His article stated that Bush and his administration were partially and criminally responsible for the financial mess that the US was finding itself in due to subprime leading and the housing bubble that followed. He also charged that the Bush administration looked the other way when it was known that lenders and bankers were making predatory mortgage loans to unsuspecting borrower. The loans that were been made were called teaser loans where a loan would be made at a ridiculous low interest rate and then jacked-up to unaffordable level at renewal time. Spitzer, as New York's attorney general, along with other state attorney generals, tried to implement laws that would protect consumers from this blatant, fraudulent practice. However, the Bush administration used its federal powers to block the enactment of suchlaws that would stop this predatory lending.

The reason why Bush&Co blocked the passage of legislation to stop such questionable loans was because it might stop the realization of one of its pet projects. That project was the expansion of America’s "ownership society". Cheap loans would enable the poorest of people to afford a home and buy into the American dream. If Spitzer and his colleges had their way, of stopping such loans, he could ruin the chances of Bush realizing his dream. Spitzer actions could also endanger the unfettered ways of the market place that Bush&Co. worshipped so much.

My feeling is that someone in the administration wanted to pin something on Spitzer because of his efforts to derail the administration dream of expanding America’s ownership society through cheap loans. Stopping such a practice would also affect the banking industry that was aligned with Bush. The banking industry profited handsomely from these types of loans. No, I think that someone deliberately wanted to pin something on Spitzer because of the trouble he had been causing Bush&Co and its associates on Wall Street who had profited so much from these loans. Spitzer was viewed as a pest and had to be stamped out.

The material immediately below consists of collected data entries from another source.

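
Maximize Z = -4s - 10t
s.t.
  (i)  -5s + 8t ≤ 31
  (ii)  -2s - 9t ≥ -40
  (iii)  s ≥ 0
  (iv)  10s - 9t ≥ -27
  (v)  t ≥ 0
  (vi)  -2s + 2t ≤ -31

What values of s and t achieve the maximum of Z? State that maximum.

s = 31/2, t = 0, maximum Z = -62

Vertices and Z = -4s - 10t:
  (20, 0) → Z = -80
  (359/22, 9/11) → Z = -808/11
  (31/2, 0) → Z = -62

The binding constraints are t = 0 and -2s + 2t = -31.
Solving simultaneously gives s = 31/2, t = 0.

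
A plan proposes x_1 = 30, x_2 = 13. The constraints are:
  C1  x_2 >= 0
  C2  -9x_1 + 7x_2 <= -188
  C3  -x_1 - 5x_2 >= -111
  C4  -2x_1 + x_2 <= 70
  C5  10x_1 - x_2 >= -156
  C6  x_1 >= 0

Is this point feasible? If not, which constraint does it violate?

Constraint C2: -9x_1 + 7x_2 = -179, which is not ≤ -188. All other constraints are satisfied.

not feasible — violates C2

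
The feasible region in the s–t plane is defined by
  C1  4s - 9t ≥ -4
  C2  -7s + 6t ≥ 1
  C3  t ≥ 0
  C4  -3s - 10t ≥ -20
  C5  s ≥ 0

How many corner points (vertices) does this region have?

Of the 10 pairwise boundary intersections, those satisfying every inequality are:
  (5/13, 8/13)
  (0, 4/9)
  (0, 1/6)

3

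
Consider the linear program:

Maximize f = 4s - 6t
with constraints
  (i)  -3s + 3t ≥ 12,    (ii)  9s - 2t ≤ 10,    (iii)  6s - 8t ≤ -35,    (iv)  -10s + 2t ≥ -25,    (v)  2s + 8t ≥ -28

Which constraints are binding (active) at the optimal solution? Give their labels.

(iii) and (v)

Corner points and f = 4s - 6t:
  (18/7, 46/7) → f = -204/7
  (3/2, 11/2) → f = -27
  (15, 125/2) → f = -315
  (-63/8, -49/32) → f = -357/16
The feasible region is unbounded (it extends along (1, 5), (-4, 1)), but f strictly decreases along every unbounded feasible direction, so there is no improving ray and the maximum is attained at a vertex.

The maximum is at (-63/8, -49/32). Substituting into each constraint, equality holds for (iii) and (v); the remaining constraints have slack.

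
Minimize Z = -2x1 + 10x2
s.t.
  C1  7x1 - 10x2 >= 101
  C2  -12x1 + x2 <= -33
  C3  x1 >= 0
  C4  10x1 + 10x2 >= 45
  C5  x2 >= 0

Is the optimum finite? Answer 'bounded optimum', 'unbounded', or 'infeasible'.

From the feasible point (101/7, 0), moving in the direction (1, 0) keeps every constraint satisfied while Z decreases without bound.

unbounded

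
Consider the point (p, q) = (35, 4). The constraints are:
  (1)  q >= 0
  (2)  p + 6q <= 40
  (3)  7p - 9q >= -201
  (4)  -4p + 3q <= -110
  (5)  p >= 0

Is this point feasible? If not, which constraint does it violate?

Constraint (2): p + 6q = 59, which is not ≤ 40. All other constraints are satisfied.

not feasible — violates (2)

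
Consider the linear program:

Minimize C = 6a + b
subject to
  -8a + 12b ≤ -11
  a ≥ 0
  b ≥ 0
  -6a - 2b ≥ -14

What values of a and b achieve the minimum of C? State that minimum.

Corner points and C = 6a + b:
  (11/8, 0) → C = 33/4
  (95/44, 23/44) → C = 593/44
  (7/3, 0) → C = 14

The optimum lies where -8a + 12b = -11 and b = 0.
Solving simultaneously gives a = 11/8, b = 0.

a = 11/8, b = 0, minimum C = 33/4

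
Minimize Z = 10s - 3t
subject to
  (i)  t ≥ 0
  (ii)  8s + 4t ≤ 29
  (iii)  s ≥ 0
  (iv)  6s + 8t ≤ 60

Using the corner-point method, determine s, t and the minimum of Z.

s = 0, t = 29/4, minimum Z = -87/4

Corner points and Z = 10s - 3t:
  (29/8, 0) → Z = 145/4
  (0, 0) → Z = 0
  (0, 29/4) → Z = -87/4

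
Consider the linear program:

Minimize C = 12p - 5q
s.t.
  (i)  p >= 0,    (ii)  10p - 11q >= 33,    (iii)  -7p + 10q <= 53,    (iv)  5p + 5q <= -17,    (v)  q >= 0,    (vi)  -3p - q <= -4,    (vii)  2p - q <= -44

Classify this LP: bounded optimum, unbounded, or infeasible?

infeasible

The boundaries -3p - q = -4 and 2p - q = -44 meet at (-8, 28), but that point violates p ≥ 0. Every candidate vertex is excluded by some other constraint, so the feasible region is empty.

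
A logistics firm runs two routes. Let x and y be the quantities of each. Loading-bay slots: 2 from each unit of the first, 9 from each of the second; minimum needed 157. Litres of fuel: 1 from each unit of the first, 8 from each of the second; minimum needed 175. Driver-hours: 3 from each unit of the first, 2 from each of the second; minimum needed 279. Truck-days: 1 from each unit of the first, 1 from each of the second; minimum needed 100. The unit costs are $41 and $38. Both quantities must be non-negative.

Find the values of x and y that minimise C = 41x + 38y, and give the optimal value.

x = 79, y = 21, minimum C = 4037

Vertices and C = 41x + 38y:
  (0, 279/2) → C = 5301
  (175, 0) → C = 7175
  (625/7, 75/7) → C = 28475/7
  (79, 21) → C = 4037
The feasible region is unbounded (it extends along (0, 1), (1, 0)), but C strictly increases along every unbounded feasible direction, so there is no improving ray and the minimum is attained at a vertex.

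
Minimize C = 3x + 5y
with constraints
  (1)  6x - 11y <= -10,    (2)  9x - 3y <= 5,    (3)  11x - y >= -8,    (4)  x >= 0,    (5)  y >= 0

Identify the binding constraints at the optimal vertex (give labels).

(1) and (4)

Extreme points and C = 3x + 5y:
  (85/81, 40/27) → C = 95/9
  (0, 10/11) → C = 50/11
  (0, 8) → C = 40
The feasible region is unbounded (it extends along (1, 11), (1, 3)), but C strictly increases along every unbounded feasible direction, so there is no improving ray and the minimum is attained at a vertex.

The minimum is at (0, 10/11). Substituting into each constraint, equality holds for (1) and (4); the remaining constraints have slack.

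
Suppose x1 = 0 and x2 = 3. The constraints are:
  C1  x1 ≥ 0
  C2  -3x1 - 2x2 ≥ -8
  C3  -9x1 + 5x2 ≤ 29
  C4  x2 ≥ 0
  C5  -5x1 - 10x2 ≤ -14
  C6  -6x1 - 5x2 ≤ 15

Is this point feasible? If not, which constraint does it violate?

C1: 0 ≥ 0 ✓
C2: -6 ≥ -8 ✓
C3: 15 ≤ 29 ✓
C4: 3 ≥ 0 ✓
C5: -30 ≤ -14 ✓
C6: -15 ≤ 15 ✓

feasible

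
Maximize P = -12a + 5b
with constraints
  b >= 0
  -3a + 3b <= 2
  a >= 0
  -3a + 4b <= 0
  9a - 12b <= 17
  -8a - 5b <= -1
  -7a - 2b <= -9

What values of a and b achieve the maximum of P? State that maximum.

Feasible corners and P = -12a + 5b:
  (17/9, 0) → P = -68/3
  (9/7, 0) → P = -108/7
  (18/17, 27/34) → P = -297/34
The feasible region is unbounded (it extends along (4, 3)), but P strictly decreases along every unbounded feasible direction, so there is no improving ray and the maximum is attained at a vertex.

At the optimal vertex, -3a + 4b = 0 and -7a - 2b = -9.
Solving simultaneously gives a = 18/17, b = 27/34.

a = 18/17, b = 27/34, maximum P = -297/34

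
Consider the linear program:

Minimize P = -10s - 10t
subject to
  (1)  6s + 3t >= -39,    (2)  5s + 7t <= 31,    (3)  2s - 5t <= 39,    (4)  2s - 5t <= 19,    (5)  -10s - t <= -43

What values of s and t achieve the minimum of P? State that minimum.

Vertices and P = -10s - 10t:
  (96/13, -11/13) → P = -850/13
  (54/13, 19/13) → P = -730/13
  (9/2, -2) → P = -25

s = 96/13, t = -11/13, minimum P = -850/13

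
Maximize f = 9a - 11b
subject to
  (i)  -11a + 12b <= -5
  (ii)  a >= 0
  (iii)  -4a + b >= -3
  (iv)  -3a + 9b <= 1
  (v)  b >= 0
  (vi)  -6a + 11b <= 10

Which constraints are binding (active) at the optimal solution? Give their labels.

Extreme points and f = 9a - 11b:
  (31/37, 13/37) → f = 136/37
  (5/11, 0) → f = 45/11
  (3/4, 0) → f = 27/4

The maximum is at (3/4, 0). Substituting into each constraint, equality holds for (iii) and (v); the remaining constraints have slack.

(iii) and (v)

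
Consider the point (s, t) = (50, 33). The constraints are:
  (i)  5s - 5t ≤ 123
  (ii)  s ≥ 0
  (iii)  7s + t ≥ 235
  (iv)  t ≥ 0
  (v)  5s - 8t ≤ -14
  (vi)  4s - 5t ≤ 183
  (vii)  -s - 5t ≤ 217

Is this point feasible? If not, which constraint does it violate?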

When one thinks about it the money transferred by Spitzer from one bank to another wasn't that large and may have otherwise gone unnoticed. As Alan Dershowitz, the Harvard law professor and one time teacher of Spitzer, pointed out to The Times of London, "The movement of the amounts of cash required to pay prostitutes, even high-priced prostitutes over a long period of time, does not commonly generate a full-scale investigation.” The Times added, "Others on Wall Street were wondering whether Spitzer’s financial dealings had been singled out for scrutiny as revenge for his past prosecutions." Spitzer over the years had prosecuted and won against a number of Wall Street financiers.

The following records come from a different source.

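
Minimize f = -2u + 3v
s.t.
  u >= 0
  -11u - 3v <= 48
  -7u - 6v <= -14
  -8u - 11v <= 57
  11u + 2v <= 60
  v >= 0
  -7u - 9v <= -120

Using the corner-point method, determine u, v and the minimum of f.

u = 60/17, v = 180/17, minimum f = 420/17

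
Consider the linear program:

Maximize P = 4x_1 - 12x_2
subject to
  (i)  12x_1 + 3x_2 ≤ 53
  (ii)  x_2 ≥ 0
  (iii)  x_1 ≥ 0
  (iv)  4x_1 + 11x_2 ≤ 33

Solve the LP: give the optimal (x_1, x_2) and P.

Corner points and P = 4x_1 - 12x_2:
  (53/12, 0) → P = 53/3
  (121/30, 23/15) → P = -34/15
  (0, 0) → P = 0
  (0, 3) → P = -36

At the optimal vertex, 12x_1 + 3x_2 = 53 and x_2 = 0.
Solving simultaneously gives x_1 = 53/12, x_2 = 0.

x_1 = 53/12, x_2 = 0, maximum P = 53/3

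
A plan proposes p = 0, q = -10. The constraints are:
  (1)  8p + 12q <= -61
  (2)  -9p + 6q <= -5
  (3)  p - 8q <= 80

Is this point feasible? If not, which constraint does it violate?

(1): -120 ≤ -61 ✓
(2): -60 ≤ -5 ✓
(3): 80 ≤ 80 ✓

feasible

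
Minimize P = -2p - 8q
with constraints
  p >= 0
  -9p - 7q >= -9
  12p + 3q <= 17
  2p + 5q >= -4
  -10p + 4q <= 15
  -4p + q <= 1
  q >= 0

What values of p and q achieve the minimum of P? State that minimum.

p = 2/37, q = 45/37, minimum P = -364/37

Vertices and P = -2p - 8q:
  (0, 1) → P = -8
  (0, 0) → P = 0
  (2/37, 45/37) → P = -364/37
  (1, 0) → P = -2

The binding constraints are -9p - 7q = -9 and -4p + q = 1.
Solving simultaneously gives p = 2/37, q = 45/37.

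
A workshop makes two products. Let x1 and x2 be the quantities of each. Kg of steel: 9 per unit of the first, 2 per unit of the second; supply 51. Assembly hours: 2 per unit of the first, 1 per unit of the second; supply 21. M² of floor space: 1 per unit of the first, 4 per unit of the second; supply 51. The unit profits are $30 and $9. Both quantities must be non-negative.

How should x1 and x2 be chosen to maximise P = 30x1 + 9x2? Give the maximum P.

x1 = 3, x2 = 12, maximum P = 198

Extreme points and P = 30x1 + 9x2:
  (0, 0) → P = 0
  (0, 51/4) → P = 459/4
  (17/3, 0) → P = 170
  (3, 12) → P = 198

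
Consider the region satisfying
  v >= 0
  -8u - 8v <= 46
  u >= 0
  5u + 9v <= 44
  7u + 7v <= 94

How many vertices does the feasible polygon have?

Pairwise boundary intersections that survive every other constraint:
  (0, 0)
  (44/5, 0)
  (0, 44/9)

3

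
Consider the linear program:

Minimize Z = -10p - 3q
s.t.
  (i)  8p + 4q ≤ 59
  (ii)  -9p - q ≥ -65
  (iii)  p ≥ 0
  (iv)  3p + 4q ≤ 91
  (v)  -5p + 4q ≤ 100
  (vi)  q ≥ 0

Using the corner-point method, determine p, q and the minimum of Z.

Extreme points and Z = -10p - 3q:
  (201/28, 11/28) → Z = -2043/28
  (0, 59/4) → Z = -177/4
  (65/9, 0) → Z = -650/9
  (0, 0) → Z = 0

The binding constraints are 8p + 4q = 59 and -9p - q = -65.
Solving simultaneously gives p = 201/28, q = 11/28.

p = 201/28, q = 11/28, minimum Z = -2043/28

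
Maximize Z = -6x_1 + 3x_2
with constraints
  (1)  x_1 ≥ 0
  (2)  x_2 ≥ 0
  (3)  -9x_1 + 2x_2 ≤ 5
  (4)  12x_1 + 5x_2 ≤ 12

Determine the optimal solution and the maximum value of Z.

x_1 = 0, x_2 = 12/5, maximum Z = 36/5

Corner points and Z = -6x_1 + 3x_2:
  (0, 0) → Z = 0
  (0, 12/5) → Z = 36/5
  (1, 0) → Z = -6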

There are several theories as to why Spitzer got himself into the sexual mess he did. One is that he got so involved in the prostitute business when he prosecuted it as New York's attorney general that he got ensnared in it. He got caught in its vortex. Another explanation is that his arrogance got the better of him, believing that he, as a 'captain of the universe’, was above the law and couldn’t be caught. Spitzer was also a powerful politician. It has been theorized that some powerful men feel so guilty about wielding so much power that they feel the need to be subservient and dominated. With a prostitute they could fulfill that need.

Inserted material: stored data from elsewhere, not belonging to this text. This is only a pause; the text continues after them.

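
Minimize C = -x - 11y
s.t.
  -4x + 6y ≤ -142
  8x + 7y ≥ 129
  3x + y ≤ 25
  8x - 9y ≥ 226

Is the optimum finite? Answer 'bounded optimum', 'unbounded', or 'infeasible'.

The boundaries -4x + 6y = -142 and 8x + 7y = 129 meet at (442/19, -155/19), but that point violates 3x + y ≤ 25. Every candidate vertex is excluded by some other constraint, so the feasible region is empty.

infeasible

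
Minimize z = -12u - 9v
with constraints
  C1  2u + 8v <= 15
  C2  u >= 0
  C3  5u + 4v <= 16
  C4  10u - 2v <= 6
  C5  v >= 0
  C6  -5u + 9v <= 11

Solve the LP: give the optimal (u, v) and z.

u = 13/14, v = 23/14, minimum z = -363/14

Corner points and z = -12u - 9v:
  (13/14, 23/14) → z = -363/14
  (47/58, 97/58) → z = -1437/58
  (0, 0) → z = 0
  (0, 11/9) → z = -11
  (3/5, 0) → z = -36/5

The optimum lies where 2u + 8v = 15 and 10u - 2v = 6.
Solving simultaneously gives u = 13/14, v = 23/14.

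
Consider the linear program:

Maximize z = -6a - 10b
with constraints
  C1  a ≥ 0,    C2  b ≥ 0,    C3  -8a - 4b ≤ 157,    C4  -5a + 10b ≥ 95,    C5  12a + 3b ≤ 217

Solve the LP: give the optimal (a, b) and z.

Corner points and z = -6a - 10b:
  (0, 19/2) → z = -95
  (0, 217/3) → z = -2170/3
  (377/27, 445/27) → z = -6712/27

a = 0, b = 19/2, maximum z = -95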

Another theory is about Spitzer being an 'alpha male'. I tend to agree more with this one. The theory goes that alpha males are so work and career oriented that that they are incapable of intimacy. This lack of intimacy hinders and damages their sexual relation with their partner because they avoid and shun closeness. Nevertheless, sex in such a person is still desirable, but with a prostitute it can be had without being intimate.

At first blush the crime committed by Spitzer, if it was a crime, is quite off-putting and serious. But in comparison, his crime is no match to the crimes Bush has perpetrated against the American people, from lying to them about Iraq, to administrative corruption, to his allowing and enabling the fleecing of America.